Himmel unten Erde oben

Im Sommerhaus auf der Wench, tief im Obstgarten, stand eine Holzbank ohne Lehne. Sie hieß Hermannonkel. Den Namen hatte sie, weil wir niemanden kannten, der so hieß. Der Hermannonkel hatte in der Erde zwei runde Füße aus Baumstämmen. Sein Sitzbrett war nur an der Oberseite glattgesägt, an der Unterseite war die Rinde am Holz. In der prallen Sonne schwitzte der Hermannonkel Harztropfen. Wenn man sie abzupfte, waren sie am nächsten Tag nachgewachsen.

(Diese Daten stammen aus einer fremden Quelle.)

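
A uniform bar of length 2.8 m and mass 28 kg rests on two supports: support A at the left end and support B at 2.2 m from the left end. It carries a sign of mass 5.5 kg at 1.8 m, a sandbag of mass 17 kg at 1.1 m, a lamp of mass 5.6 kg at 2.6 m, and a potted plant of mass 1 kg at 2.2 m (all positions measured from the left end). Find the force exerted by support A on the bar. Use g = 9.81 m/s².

R_A ≈ 183 N

About support B:
Beam weight: 28 × 9.81 = 274.7 N down at 1.4 m → arm 0.8 m, τ = 274.7 × 0.8 = 219.8 N·m counterclockwise.
Sign: 5.5 × 9.81 = 53.96 N down at 1.8 m → arm 0.4 m, τ = 53.96 × 0.4 = 21.58 N·m counterclockwise.
Sandbag: 17 × 9.81 = 166.8 N down at 1.1 m → arm 1.1 m, τ = 166.8 × 1.1 = 183.5 N·m counterclockwise.
Lamp: 5.6 × 9.81 = 54.94 N down at 2.6 m → arm 0.4 m, τ = 54.94 × 0.4 = 21.98 N·m clockwise.
Potted plant: acts at the support B, moment arm 0 → no torque.
Net load moment about support B = 402.9 N·m counterclockwise.
Reaction R at support A is upward at 0 m, arm 2.2 m → moment R × 2.2 clockwise.
Balancing moments: R × 2.2 = 402.9, giving R = 183 N.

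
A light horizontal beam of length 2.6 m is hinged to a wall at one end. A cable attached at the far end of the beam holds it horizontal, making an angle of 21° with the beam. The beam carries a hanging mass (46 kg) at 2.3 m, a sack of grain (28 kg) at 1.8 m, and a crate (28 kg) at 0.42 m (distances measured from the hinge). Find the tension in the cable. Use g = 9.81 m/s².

Sum moments about the hinge (the unknown hinge reaction has zero arm there).
Hanging mass: 46 × 9.81 = 451.3 N down at 2.3 m → arm 2.3 m, τ = 451.3 × 2.3 = 1038 N·m clockwise.
Sack of grain: 28 × 9.81 = 274.7 N down at 1.8 m → arm 1.8 m, τ = 274.7 × 1.8 = 494.5 N·m clockwise.
Crate: 28 × 9.81 = 274.7 N down at 0.42 m → arm 0.42 m, τ = 274.7 × 0.42 = 115.4 N·m clockwise.
Total clockwise load moment = 1648 N·m.
The cable tension T acts at 2.6 m; only its component perpendicular to the beam, T sinθ, produces torque. sin 21° = 0.3584.
For rotational equilibrium, T × 2.6 × 0.3584 = 1648, so T = 1648 / 0.9318 = 1770 N.

T ≈ 1770 N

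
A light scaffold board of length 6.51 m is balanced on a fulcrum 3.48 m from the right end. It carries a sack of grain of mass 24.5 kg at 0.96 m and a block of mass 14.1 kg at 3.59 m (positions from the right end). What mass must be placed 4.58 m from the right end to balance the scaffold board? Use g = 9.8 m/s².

m ≈ 54.7 kg

About the fulcrum (at 3.48 m from the right end):
Sack of grain: 24.5 × 9.8 = 240.1 N down at 0.96 m → arm 2.52 m, τ = 240.1 × 2.52 = 605.1 N·m clockwise.
Block: 14.1 × 9.8 = 138.2 N down at 3.59 m → arm 0.11 m, τ = 138.2 × 0.11 = 15.2 N·m counterclockwise.
Net moment of known loads = 589.9 N·m clockwise.
An unknown mass m at 4.58 m has arm 1.1 m; its moment is m·g·1.1 counterclockwise.
For rotational equilibrium, m × 9.8 × 1.1 = 589.9, so m = 589.9 / (9.8 × 1.1) = 54.7 kg.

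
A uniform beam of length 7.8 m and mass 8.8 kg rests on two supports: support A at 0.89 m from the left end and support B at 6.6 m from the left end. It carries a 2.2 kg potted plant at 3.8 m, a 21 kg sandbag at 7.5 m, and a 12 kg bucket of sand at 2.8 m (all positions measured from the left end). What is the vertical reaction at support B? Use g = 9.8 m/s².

R_B ≈ 334 N

About support A:
Beam weight: 8.8 × 9.8 = 86.24 N down at 3.9 m → arm 3.01 m, τ = 86.24 × 3.01 = 259.6 N·m clockwise.
Potted plant: 2.2 × 9.8 = 21.56 N down at 3.8 m → arm 2.91 m, τ = 21.56 × 2.91 = 62.74 N·m clockwise.
Sandbag: 21 × 9.8 = 205.8 N down at 7.5 m → arm 6.61 m, τ = 205.8 × 6.61 = 1360 N·m clockwise.
Bucket of sand: 12 × 9.8 = 117.6 N down at 2.8 m → arm 1.91 m, τ = 117.6 × 1.91 = 224.6 N·m clockwise.
Net load moment about support A = 1907 N·m clockwise.
Reaction R at support B is upward at 6.6 m, arm 5.71 m → moment R × 5.71 counterclockwise.
For rotational equilibrium, R × 5.71 = 1907, so R = 334 N.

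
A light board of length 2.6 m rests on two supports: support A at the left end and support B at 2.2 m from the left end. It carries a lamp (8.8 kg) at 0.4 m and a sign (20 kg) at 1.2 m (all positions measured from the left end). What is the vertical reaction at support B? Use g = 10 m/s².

R_B ≈ 125 N

About support A:
Lamp: 8.8 × 10 = 88 N down at 0.4 m → arm 0.4 m, τ = 88 × 0.4 = 35.2 N·m clockwise.
Sign: 20 × 10 = 200 N down at 1.2 m → arm 1.2 m, τ = 200 × 1.2 = 240 N·m clockwise.
Net load moment about support A = 275.2 N·m clockwise.
Reaction R at support B is upward at 2.2 m, arm 2.2 m → moment R × 2.2 counterclockwise.
Setting net torque to zero: R × 2.2 = 275.2 → R = 125 N.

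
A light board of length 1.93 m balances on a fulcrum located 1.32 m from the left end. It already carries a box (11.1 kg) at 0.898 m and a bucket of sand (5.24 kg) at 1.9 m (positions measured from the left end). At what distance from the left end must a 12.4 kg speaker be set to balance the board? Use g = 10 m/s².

x ≈ 1.45 m from the left end

Choose the fulcrum (at 1.32 m from the left end) as the axis so the support reaction has zero arm there.
Box: 11.1 × 10 = 111 N down at 0.898 m → arm 0.422 m, τ = 111 × 0.422 = 46.84 N·m counterclockwise.
Bucket of sand: 5.24 × 10 = 52.4 N down at 1.9 m → arm 0.58 m, τ = 52.4 × 0.58 = 30.39 N·m clockwise.
Net moment of existing loads = 16.45 N·m counterclockwise.
The speaker weighs 12.4 × 10 = 124 N and must supply an equal clockwise moment, so its lever arm about the fulcrum is 16.45 / 124 = 0.133 m.
That puts it at 1.32 + 0.133 = 1.45 m from the left end.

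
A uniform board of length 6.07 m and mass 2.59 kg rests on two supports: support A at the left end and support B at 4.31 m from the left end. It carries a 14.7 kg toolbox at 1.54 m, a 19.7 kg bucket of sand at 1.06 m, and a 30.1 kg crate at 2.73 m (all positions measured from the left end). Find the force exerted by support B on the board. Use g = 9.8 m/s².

R_B ≈ 304 N

Sum moments about support A (its reaction then has zero moment arm).
Beam weight: 2.59 × 9.8 = 25.38 N down at 3.035 m → arm 3.035 m, τ = 25.38 × 3.035 = 77.03 N·m clockwise.
Toolbox: 14.7 × 9.8 = 144.1 N down at 1.54 m → arm 1.54 m, τ = 144.1 × 1.54 = 221.9 N·m clockwise.
Bucket of sand: 19.7 × 9.8 = 193.1 N down at 1.06 m → arm 1.06 m, τ = 193.1 × 1.06 = 204.7 N·m clockwise.
Crate: 30.1 × 9.8 = 295 N down at 2.73 m → arm 2.73 m, τ = 295 × 2.73 = 805.4 N·m clockwise.
Net load moment about support A = 1309 N·m clockwise.
Reaction R at support B is upward at 4.31 m, arm 4.31 m → moment R × 4.31 counterclockwise.
Στ = 0 ⇒ R × 4.31 = 1309 ⇒ R = 304 N.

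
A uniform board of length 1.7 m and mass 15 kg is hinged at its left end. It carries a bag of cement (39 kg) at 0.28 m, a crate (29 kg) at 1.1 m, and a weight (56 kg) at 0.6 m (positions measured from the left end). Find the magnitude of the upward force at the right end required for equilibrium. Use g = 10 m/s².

Take moments about the left end.
Beam weight: 15 × 10 = 150 N down at 0.85 m → arm 0.85 m, τ = 150 × 0.85 = 127.5 N·m clockwise.
Bag of cement: 39 × 10 = 390 N down at 0.28 m → arm 0.28 m, τ = 390 × 0.28 = 109.2 N·m clockwise.
Crate: 29 × 10 = 290 N down at 1.1 m → arm 1.1 m, τ = 290 × 1.1 = 319 N·m clockwise.
Weight: 56 × 10 = 560 N down at 0.6 m → arm 0.6 m, τ = 560 × 0.6 = 336 N·m clockwise.
Net moment of the loads = 891.7 N·m clockwise.
The upward force F acts at the right end, arm 1.7 m, giving F × 1.7 counterclockwise.
Balancing moments: F × 1.7 = 891.7, giving F = 891.7 / 1.7 = 525 N.

F ≈ 525 N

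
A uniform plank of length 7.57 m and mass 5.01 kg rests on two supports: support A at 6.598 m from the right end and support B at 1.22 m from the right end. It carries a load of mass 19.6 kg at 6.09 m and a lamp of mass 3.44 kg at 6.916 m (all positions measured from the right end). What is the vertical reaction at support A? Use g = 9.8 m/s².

R_A ≈ 233 N

Take moments about support B.
Beam weight: 5.01 × 9.8 = 49.1 N down at 3.785 m → arm 2.565 m, τ = 49.1 × 2.565 = 125.9 N·m counterclockwise.
Load: 19.6 × 9.8 = 192.1 N down at 6.09 m → arm 4.87 m, τ = 192.1 × 4.87 = 935.5 N·m counterclockwise.
Lamp: 3.44 × 9.8 = 33.71 N down at 6.916 m → arm 5.696 m, τ = 33.71 × 5.696 = 192 N·m counterclockwise.
Net load moment about support B = 1253 N·m counterclockwise.
Reaction R at support A is upward at 6.598 m, arm 5.378 m → moment R × 5.378 clockwise.
Balancing moments: R × 5.378 = 1253, giving R = 233 N.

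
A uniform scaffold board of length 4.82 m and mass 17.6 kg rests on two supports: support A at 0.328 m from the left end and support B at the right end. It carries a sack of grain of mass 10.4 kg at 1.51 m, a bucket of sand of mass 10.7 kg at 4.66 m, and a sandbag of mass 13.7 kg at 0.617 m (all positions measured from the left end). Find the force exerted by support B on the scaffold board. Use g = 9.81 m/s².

R_B ≈ 217 N

Take moments about support A.
Beam weight: 17.6 × 9.81 = 172.7 N down at 2.41 m → arm 2.082 m, τ = 172.7 × 2.082 = 359.6 N·m clockwise.
Sack of grain: 10.4 × 9.81 = 102 N down at 1.51 m → arm 1.182 m, τ = 102 × 1.182 = 120.6 N·m clockwise.
Bucket of sand: 10.7 × 9.81 = 105 N down at 4.66 m → arm 4.332 m, τ = 105 × 4.332 = 454.9 N·m clockwise.
Sandbag: 13.7 × 9.81 = 134.4 N down at 0.617 m → arm 0.289 m, τ = 134.4 × 0.289 = 38.84 N·m clockwise.
Net load moment about support A = 973.9 N·m clockwise.
Reaction R at support B is upward at 4.82 m, arm 4.492 m → moment R × 4.492 counterclockwise.
For rotational equilibrium, R × 4.492 = 973.9, so R = 217 N.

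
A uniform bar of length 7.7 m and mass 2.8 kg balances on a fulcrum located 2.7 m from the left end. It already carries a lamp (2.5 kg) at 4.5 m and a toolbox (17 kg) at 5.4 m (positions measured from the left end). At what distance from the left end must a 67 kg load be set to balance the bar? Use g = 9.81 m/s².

x ≈ 1.9 m from the left end

Take moments about the fulcrum (at 2.7 m from the left end).
Beam weight: 2.8 × 9.81 = 27.47 N down at 3.85 m → arm 1.15 m, τ = 27.47 × 1.15 = 31.59 N·m clockwise.
Lamp: 2.5 × 9.81 = 24.53 N down at 4.5 m → arm 1.8 m, τ = 24.53 × 1.8 = 44.15 N·m clockwise.
Toolbox: 17 × 9.81 = 166.8 N down at 5.4 m → arm 2.7 m, τ = 166.8 × 2.7 = 450.4 N·m clockwise.
Net moment of existing loads = 526.1 N·m clockwise.
The load weighs 67 × 9.81 = 657.3 N and must supply an equal counterclockwise moment, so its lever arm about the fulcrum is 526.1 / 657.3 = 0.8 m.
That puts it at 2.7 − 0.8 = 1.9 m from the left end.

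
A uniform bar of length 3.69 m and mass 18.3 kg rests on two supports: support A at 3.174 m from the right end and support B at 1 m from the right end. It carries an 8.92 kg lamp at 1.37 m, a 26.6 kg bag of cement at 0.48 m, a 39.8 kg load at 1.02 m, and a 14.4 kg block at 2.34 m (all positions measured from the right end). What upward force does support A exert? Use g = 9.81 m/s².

R_A ≈ 113 N

About support B:
Beam weight: 18.3 × 9.81 = 179.5 N down at 1.845 m → arm 0.845 m, τ = 179.5 × 0.845 = 151.7 N·m counterclockwise.
Lamp: 8.92 × 9.81 = 87.51 N down at 1.37 m → arm 0.37 m, τ = 87.51 × 0.37 = 32.38 N·m counterclockwise.
Bag of cement: 26.6 × 9.81 = 260.9 N down at 0.48 m → arm 0.52 m, τ = 260.9 × 0.52 = 135.7 N·m clockwise.
Load: 39.8 × 9.81 = 390.4 N down at 1.02 m → arm 0.02 m, τ = 390.4 × 0.02 = 7.808 N·m counterclockwise.
Block: 14.4 × 9.81 = 141.3 N down at 2.34 m → arm 1.34 m, τ = 141.3 × 1.34 = 189.3 N·m counterclockwise.
Net load moment about support B = 245.5 N·m counterclockwise.
Reaction R at support A is upward at 3.174 m, arm 2.174 m → moment R × 2.174 clockwise.
For rotational equilibrium, R × 2.174 = 245.5, so R = 113 N.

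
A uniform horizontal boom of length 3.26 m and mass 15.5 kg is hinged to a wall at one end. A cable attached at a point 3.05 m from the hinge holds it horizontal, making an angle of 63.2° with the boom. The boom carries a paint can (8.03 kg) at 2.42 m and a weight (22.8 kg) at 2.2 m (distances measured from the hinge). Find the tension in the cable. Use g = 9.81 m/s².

About the hinge:
Beam weight: 15.5 × 9.81 = 152.1 N down at 1.63 m → arm 1.63 m, τ = 152.1 × 1.63 = 247.9 N·m clockwise.
Paint can: 8.03 × 9.81 = 78.77 N down at 2.42 m → arm 2.42 m, τ = 78.77 × 2.42 = 190.6 N·m clockwise.
Weight: 22.8 × 9.81 = 223.7 N down at 2.2 m → arm 2.2 m, τ = 223.7 × 2.2 = 492.1 N·m clockwise.
Total clockwise load moment = 930.6 N·m.
The cable tension T acts at 3.05 m; only its component perpendicular to the boom, T sinθ, produces torque. sin 63.2° = 0.8926.
For rotational equilibrium, T × 3.05 × 0.8926 = 930.6, so T = 930.6 / 2.722 = 342 N.

T ≈ 342 N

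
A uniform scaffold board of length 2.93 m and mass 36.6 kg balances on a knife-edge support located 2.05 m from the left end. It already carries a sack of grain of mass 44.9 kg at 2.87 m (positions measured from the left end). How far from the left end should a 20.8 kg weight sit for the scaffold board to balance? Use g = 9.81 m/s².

x ≈ 1.31 m from the left end

Take moments about the knife-edge support (at 2.05 m from the left end).
Beam weight: 36.6 × 9.81 = 359 N down at 1.465 m → arm 0.585 m, τ = 359 × 0.585 = 210 N·m counterclockwise.
Sack of grain: 44.9 × 9.81 = 440.5 N down at 2.87 m → arm 0.82 m, τ = 440.5 × 0.82 = 361.2 N·m clockwise.
Net moment of existing loads = 151.2 N·m clockwise.
The weight weighs 20.8 × 9.81 = 204 N and must supply an equal counterclockwise moment, so its lever arm about the knife-edge support is 151.2 / 204 = 0.741 m.
That puts it at 2.05 − 0.741 = 1.31 m from the left end.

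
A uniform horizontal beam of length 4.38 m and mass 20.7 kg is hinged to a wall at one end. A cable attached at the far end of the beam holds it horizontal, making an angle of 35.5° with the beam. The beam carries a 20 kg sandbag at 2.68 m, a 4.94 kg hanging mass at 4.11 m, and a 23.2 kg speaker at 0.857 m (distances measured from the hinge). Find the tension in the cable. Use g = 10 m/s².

Choose the hinge as the axis so the unknown hinge reaction has zero arm there.
Beam weight: 20.7 × 10 = 207 N down at 2.19 m → arm 2.19 m, τ = 207 × 2.19 = 453.3 N·m clockwise.
Sandbag: 20 × 10 = 200 N down at 2.68 m → arm 2.68 m, τ = 200 × 2.68 = 536 N·m clockwise.
Hanging mass: 4.94 × 10 = 49.4 N down at 4.11 m → arm 4.11 m, τ = 49.4 × 4.11 = 203 N·m clockwise.
Speaker: 23.2 × 10 = 232 N down at 0.857 m → arm 0.857 m, τ = 232 × 0.857 = 198.8 N·m clockwise.
Total clockwise load moment = 1391 N·m.
The cable tension T acts at 4.38 m; only its component perpendicular to the beam, T sinθ, produces torque. sin 35.5° = 0.5807.
Στ = 0 ⇒ T × 4.38 × 0.5807 = 1391 ⇒ T = 1391 / 2.543 = 547 N.

T ≈ 547 N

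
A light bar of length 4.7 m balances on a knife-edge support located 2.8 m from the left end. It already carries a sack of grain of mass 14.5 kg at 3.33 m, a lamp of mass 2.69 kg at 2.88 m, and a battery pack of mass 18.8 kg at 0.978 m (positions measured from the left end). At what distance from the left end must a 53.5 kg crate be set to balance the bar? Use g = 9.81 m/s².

Choose the knife-edge support (at 2.8 m from the left end) as the axis so the support reaction has zero arm there.
Sack of grain: 14.5 × 9.81 = 142.2 N down at 3.33 m → arm 0.53 m, τ = 142.2 × 0.53 = 75.37 N·m clockwise.
Lamp: 2.69 × 9.81 = 26.39 N down at 2.88 m → arm 0.08 m, τ = 26.39 × 0.08 = 2.111 N·m clockwise.
Battery pack: 18.8 × 9.81 = 184.4 N down at 0.978 m → arm 1.822 m, τ = 184.4 × 1.822 = 336 N·m counterclockwise.
Net moment of existing loads = 258.5 N·m counterclockwise.
The crate weighs 53.5 × 9.81 = 524.8 N and must supply an equal clockwise moment, so its lever arm about the knife-edge support is 258.5 / 524.8 = 0.493 m.
That puts it at 2.8 + 0.493 = 3.29 m from the left end.

x ≈ 3.29 m from the left end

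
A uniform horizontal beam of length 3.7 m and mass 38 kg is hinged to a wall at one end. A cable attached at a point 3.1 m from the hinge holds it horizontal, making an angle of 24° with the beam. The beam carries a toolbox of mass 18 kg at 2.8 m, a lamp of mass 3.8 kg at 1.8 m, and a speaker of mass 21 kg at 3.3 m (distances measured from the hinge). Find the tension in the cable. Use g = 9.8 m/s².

T ≈ 1530 N

Sum moments about the hinge (the unknown hinge reaction has zero arm there).
Beam weight: 38 × 9.8 = 372.4 N down at 1.85 m → arm 1.85 m, τ = 372.4 × 1.85 = 688.9 N·m clockwise.
Toolbox: 18 × 9.8 = 176.4 N down at 2.8 m → arm 2.8 m, τ = 176.4 × 2.8 = 493.9 N·m clockwise.
Lamp: 3.8 × 9.8 = 37.24 N down at 1.8 m → arm 1.8 m, τ = 37.24 × 1.8 = 67.03 N·m clockwise.
Speaker: 21 × 9.8 = 205.8 N down at 3.3 m → arm 3.3 m, τ = 205.8 × 3.3 = 679.1 N·m clockwise.
Total clockwise load moment = 1929 N·m.
The cable tension T acts at 3.1 m; only its component perpendicular to the beam, T sinθ, produces torque. sin 24° = 0.4067.
For rotational equilibrium, T × 3.1 × 0.4067 = 1929, so T = 1929 / 1.261 = 1530 N.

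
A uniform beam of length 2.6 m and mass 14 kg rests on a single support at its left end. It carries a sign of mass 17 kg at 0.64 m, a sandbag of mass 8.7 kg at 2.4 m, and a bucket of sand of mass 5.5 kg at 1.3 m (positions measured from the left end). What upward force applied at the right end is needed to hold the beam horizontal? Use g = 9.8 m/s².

F ≈ 215 N

Take moments about the left end.
Beam weight: 14 × 9.8 = 137.2 N down at 1.3 m → arm 1.3 m, τ = 137.2 × 1.3 = 178.4 N·m clockwise.
Sign: 17 × 9.8 = 166.6 N down at 0.64 m → arm 0.64 m, τ = 166.6 × 0.64 = 106.6 N·m clockwise.
Sandbag: 8.7 × 9.8 = 85.26 N down at 2.4 m → arm 2.4 m, τ = 85.26 × 2.4 = 204.6 N·m clockwise.
Bucket of sand: 5.5 × 9.8 = 53.9 N down at 1.3 m → arm 1.3 m, τ = 53.9 × 1.3 = 70.07 N·m clockwise.
Net moment of the loads = 559.7 N·m clockwise.
The upward force F acts at the right end, arm 2.6 m, giving F × 2.6 counterclockwise.
Στ = 0 ⇒ F × 2.6 = 559.7 ⇒ F = 559.7 / 2.6 = 215 N.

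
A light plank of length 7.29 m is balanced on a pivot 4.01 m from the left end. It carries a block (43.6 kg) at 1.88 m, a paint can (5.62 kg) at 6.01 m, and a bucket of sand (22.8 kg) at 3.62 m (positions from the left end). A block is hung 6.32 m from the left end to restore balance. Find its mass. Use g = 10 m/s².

Choose the pivot (at 4.01 m from the left end) as the axis so the support reaction has zero arm there.
Block: 43.6 × 10 = 436 N down at 1.88 m → arm 2.13 m, τ = 436 × 2.13 = 928.7 N·m counterclockwise.
Paint can: 5.62 × 10 = 56.2 N down at 6.01 m → arm 2 m, τ = 56.2 × 2 = 112.4 N·m clockwise.
Bucket of sand: 22.8 × 10 = 228 N down at 3.62 m → arm 0.39 m, τ = 228 × 0.39 = 88.92 N·m counterclockwise.
Net moment of known loads = 905.2 N·m counterclockwise.
An unknown mass m at 6.32 m has arm 2.31 m; its moment is m·g·2.31 clockwise.
Στ = 0 ⇒ m × 10 × 2.31 = 905.2 ⇒ m = 905.2 / (10 × 2.31) = 39.2 kg.

m ≈ 39.2 kg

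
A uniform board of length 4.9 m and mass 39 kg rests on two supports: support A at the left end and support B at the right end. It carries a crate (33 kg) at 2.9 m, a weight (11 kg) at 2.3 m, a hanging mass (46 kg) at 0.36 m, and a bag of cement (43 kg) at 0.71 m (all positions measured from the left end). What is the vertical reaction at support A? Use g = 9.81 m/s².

Taking torques about support B:
Beam weight: 39 × 9.81 = 382.6 N down at 2.45 m → arm 2.45 m, τ = 382.6 × 2.45 = 937.4 N·m counterclockwise.
Crate: 33 × 9.81 = 323.7 N down at 2.9 m → arm 2 m, τ = 323.7 × 2 = 647.4 N·m counterclockwise.
Weight: 11 × 9.81 = 107.9 N down at 2.3 m → arm 2.6 m, τ = 107.9 × 2.6 = 280.5 N·m counterclockwise.
Hanging mass: 46 × 9.81 = 451.3 N down at 0.36 m → arm 4.54 m, τ = 451.3 × 4.54 = 2049 N·m counterclockwise.
Bag of cement: 43 × 9.81 = 421.8 N down at 0.71 m → arm 4.19 m, τ = 421.8 × 4.19 = 1767 N·m counterclockwise.
Net load moment about support B = 5681 N·m counterclockwise.
Reaction R at support A is upward at 0 m, arm 4.9 m → moment R × 4.9 clockwise.
Balancing moments: R × 4.9 = 5681, giving R = 1160 N.

R_A ≈ 1160 N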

Weiter oben auf dem Grashügel stand die Tante Luia. Sie hatte eine Lehne und vier Beine und war kleiner und schlanker als der Hermannonkel, und älter als er. Der Hermannonkel war ihr nachgekommen. Ich ließ mich vor der Tante Luia den Hügel hinunterrollen. Himmel unten Erde oben und dazwischen Gras. Immer hielt das Gras mich an den Füßen fest, dass ich nicht in den Himmel falle. Immer sah ich den grauen Unterleib der Tante Luia.

An einem Abend saß die Mutter auf der Tante Luia, und ich lag vor ihren Füßen auf dem Rücken im Gras. Wir schauten hinauf, die Sterne waren alle da. Und die Mutter zog sich den Kragen ihrer Strickjacke übers Kinn, bis der Kragen Lippen hatte. Bis nicht sie, sondern der Kragen sagte:

Der Himmel und die Erde sind die Welt. Der Himmel ist so groß, weil darin für jeden Menschen ein Mantel hängt. Und die Erde ist so groß wegen den ganzen Entfernungen bis zu den Zehen der Welt. Bis dorthin ist es aber so weit, dass man mit dem Denken aufhören muss, weil man die Entfernungen wie eine leere Übelkeit im Magen spürt.

Ich fragte: Wo ist das Weiteste auf der Welt.

Wo sie aufhört.

An den Zehen.

Ja.

Sind es auch zehn.

Ich glaube, ja.

Weißt du, welcher Mantel dir gehört.

Erst wenn ich oben im Himmel bin.

Dort sind doch die Toten.

Ja.

Wie kommen sie dorthin.

Sie wandern mit der Seele.

Hat die Seele auch Zehen.

Nein, Flügel.

Haben die Mäntel Ärmel.

Ja.

Sind die Ärmel ihre Flügel.

Ja.

Sind der Hermannonkel und die Tante Luia ein Paar.

Wenn das Holz heiratet, dann ja.

Dann stand die Mutter auf und ging ins Haus. Und ich setzte mich auf die Tante Luia, genau dorthin, wo sie gesessen hatte. Dort war das Holz warm. Im Obstgarten zitterte der schwarze Wind.